Eventually the kicking stopped, and when Ishmael was satisfied it wouldn’t spring back up to life, he cautiously stepped forward. The green ooze that exploded from its severed body was all over the rocks. Ishmael loathed every second his paws had to touch it. It was still warm and it clung to his fur like sap. The wolf hesitantly approached the red corpse again and bit down on the same horn. He pulled a half dozen more times before it finally loosened in the skull. With a final tug the horn tore free and left Ishmael stumbling back with his new prize. Now with the horn fully secure in his mouth, he couldn’t determine if the lurker’s ichor wasn’t the lesser of two evils to taste. Master needs to know dead thing. Master approves of Ishmael.
The second Ishmael walked back out into the sunlight he heard the skittering of more lurkers in the tunnels. No doubt attracted to the commotion of the fight that just took place. The dying screech of the insect certainly could’ve been the cry for help to his hive. Regardless, Ishmael was elated to be out above ground. He burst forth towards his home with pride. Master approves of Ishmael.
Unfortunately, the wolf’s high soon dissipated and left behind a nagging uneasiness in his stomach. The trees above soon swayed and danced in his vision and he found himself stumbling over roots he had roamed over all his life. He never fell while running in those woods, not since he was a pup. His stomach was nauseas, his eyes watered, and he felt hotter than ever. The horn in his jaws felt heavier than stone, it was a struggle to keep it from slipping.

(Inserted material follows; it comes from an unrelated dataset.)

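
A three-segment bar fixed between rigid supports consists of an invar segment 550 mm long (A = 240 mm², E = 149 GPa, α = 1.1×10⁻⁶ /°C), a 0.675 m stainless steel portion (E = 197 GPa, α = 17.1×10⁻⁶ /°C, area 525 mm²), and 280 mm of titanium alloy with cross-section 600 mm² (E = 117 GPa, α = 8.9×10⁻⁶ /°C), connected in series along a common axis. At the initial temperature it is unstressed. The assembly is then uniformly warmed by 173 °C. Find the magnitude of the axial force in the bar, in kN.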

The run turned into a jog by the time he passed over the elven road. He didn’t look up at the archway this time. His only focus was on the path home. The jog dissipated to a walk after he stopped for a drink in the same creek he had when the day began. Ishmael didn’t investigate the water first, or the bushes, or the trees. He didn’t even care that everywhere the water touched in his mouth sent swirling waves of fire down his throat. Still, he picked the horn back up and carried on.
It was by some miracle that Ishmael made it back to the house at all. He staggered in through the open door, barely able to move his legs. Master looked up from his desk. His face was stricken with the shock of seeing his friend so weak. Had Ishmael the capability, he would’ve laughed at seeing such a bewildered face on his master. Instead all he could muster was relaxing his jaws just enough for the horn to slip free and slam thunderously to the floor. It splattered onto the wood and rolled back and forth. Some traces of the lurker’s ichor still inside a few of its cracks.
Ishmael saw his bed in the corner. He was in such a good sleep when the smell had rudely awoken him. It looked warm and soft now.
“Ishmael!” Master yelled. But the wolf didn’t hear it. His last thought was of his bed, and its warmth. Then, Ishmael the wolf collapsed.